A live-edge kitchen island in this contemporary home was the inspiration for incorporating live-edge wood in the living room mantel, a detail that links the two rooms together and adds a unique design to the home.
With a live-edge walnut counter, this open kitchen straddles the line between rustic and contemporary styles. The same goes for the other side of the island, where polished concrete and a chrome sink give the owners room to prep dinner and wash dishes after.
Streamlined stainless steel appliances are built into a wall of white cabinetry, maximizing function and efficiency in this neutral contemporary kitchen. A unique custom island features a countertop of live-edge walnut, warming up the room and creating a cool conversation piece.
Huerta included a suite of surprising details to bring historical and personal relevance to the client's dream space. For example, the island topper was actually made from the client's former live-edge dining table — a piece that was too big to bring into her new home. Now it creates a cool contrast to the stainless bar stools.

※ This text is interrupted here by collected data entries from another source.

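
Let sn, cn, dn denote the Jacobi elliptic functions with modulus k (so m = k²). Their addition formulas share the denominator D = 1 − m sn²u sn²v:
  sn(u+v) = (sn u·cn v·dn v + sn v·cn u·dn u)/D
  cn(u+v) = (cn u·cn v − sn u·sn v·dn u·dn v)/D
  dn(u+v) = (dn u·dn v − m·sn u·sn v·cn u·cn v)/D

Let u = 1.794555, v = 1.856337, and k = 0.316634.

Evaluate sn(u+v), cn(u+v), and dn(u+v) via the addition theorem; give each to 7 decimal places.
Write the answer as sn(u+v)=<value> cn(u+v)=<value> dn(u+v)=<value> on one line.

sn(u+v)=-0.4119009 cn(u+v)=-0.9112287 dn(u+v)=0.9914586

sn u = 0.985119107408016, cn u = -0.1718730468096552, dn u = 0.9501076460021565
sn v = 0.973331104617, cn v = -0.2294047967786431, dn v = 0.9513249160422015
m = k² = 0.100257089956
D = 1 − m·sn²u·sn²v = 0.9078248644846188
sn(u+v) = (sn u·cn v·dn v + sn v·cn u·dn u)/D = -0.3739338367846479/0.9078248644846188 = -0.4119008538028245
cn(u+v) = (cn u·cn v − sn u·sn v·dn u·dn v)/D = -0.8272360426649873/0.9078248644846188 = -0.9112286686866827
dn(u+v) = (dn u·dn v − m·sn u·sn v·cn u·cn v)/D = 0.9000707667482933/0.9078248644846188 = 0.9914585973135605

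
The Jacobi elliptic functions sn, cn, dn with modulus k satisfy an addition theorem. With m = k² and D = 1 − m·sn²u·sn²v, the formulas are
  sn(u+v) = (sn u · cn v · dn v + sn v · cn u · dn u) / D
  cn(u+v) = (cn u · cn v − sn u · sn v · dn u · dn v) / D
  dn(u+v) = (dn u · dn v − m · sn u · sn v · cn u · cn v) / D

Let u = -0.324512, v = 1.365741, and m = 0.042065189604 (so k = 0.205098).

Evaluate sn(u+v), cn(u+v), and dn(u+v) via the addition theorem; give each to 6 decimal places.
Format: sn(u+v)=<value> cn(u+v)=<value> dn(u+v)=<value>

sn u = -0.3186239830438931, cn u = 0.947881193731179, dn u = 0.9978624603032361
sn v = 0.9764761262769122, cn v = 0.2156255430398632, dn v = 0.9797400701655282
m = k² = 0.042065189604
D = 1 − m·sn²u·sn²v = 0.995928044389768
sn(u+v) = (sn u·cn v·dn v + sn v·cn u·dn u)/D = 0.8562933431582059/0.995928044389768 = 0.8597943877390057
cn(u+v) = (cn u·cn v − sn u·sn v·dn u·dn v)/D = 0.5085610878399671/0.995928044389768 = 0.5106403928524538
dn(u+v) = (dn u·dn v − m·sn u·sn v·cn u·cn v)/D = 0.9803207954173668/0.995928044389768 = 0.9843289391635074

sn(u+v)=0.859794 cn(u+v)=0.510640 dn(u+v)=0.984329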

This live-edge wood kitchen counter was designed to be the rustic kitchen's focal point. A durable top coat makes it practical and easy to maintain. Opposite the counter, pets get pampered with a special feeding and water station. A water spigot under the counter is for easy water bowl refills.
Beautiful upper and lower cabinets offer tons of storage, while a beautiful live-edge countertop coordinates with the warm hardwood floor in this neutral kitchen. A combination of recessed and under-cabinet lighting really helps this transitional kitchen shine.
Under-cabinet lighting can make your kitchen feel a bit more homey, especially if you don’t have a chandelier or pendant lighting. Lighting is probably the fastest changing aspect of building right now with the introduction of many new LED fixtures, says Brad Cruickshank, owner of Atlanta-based Cruickshank Remodeling. Under-cabinet LEDs are great, too, he says. “No more flickering fluorescents and no more burning your hand on halogen or xenon lamps,” he says.
Waste not, want not: Instead of heading to the lumber yard, more and more furniture designers are looking to the past for their materials. This Reclaimed Wood Kitchen Island, $475, from Herb’s Furnishings is one great example. Handcrafted of 100% reclaimed wood from Baltimore, Md., the island’s frame is crafted from old beams, and its shelves are reclaimed pine paneling. The butcher's block top is made of reclaimed hardwood flooring, which is sealed with food-safe mineral oil and beeswax. The island sits on leveling stems to ensure a flat cutting surface, and it includes a steel bar with S hooks for hanging pots and other utensils.
Looking to use your kitchen island as a breakfast bar but too short on space to make it work? Consider having your countertop material rounded at the edge. This still offers enough overhang for use as an eat-in area, but won't protrude into the kitchen as much as a full square or rectangle.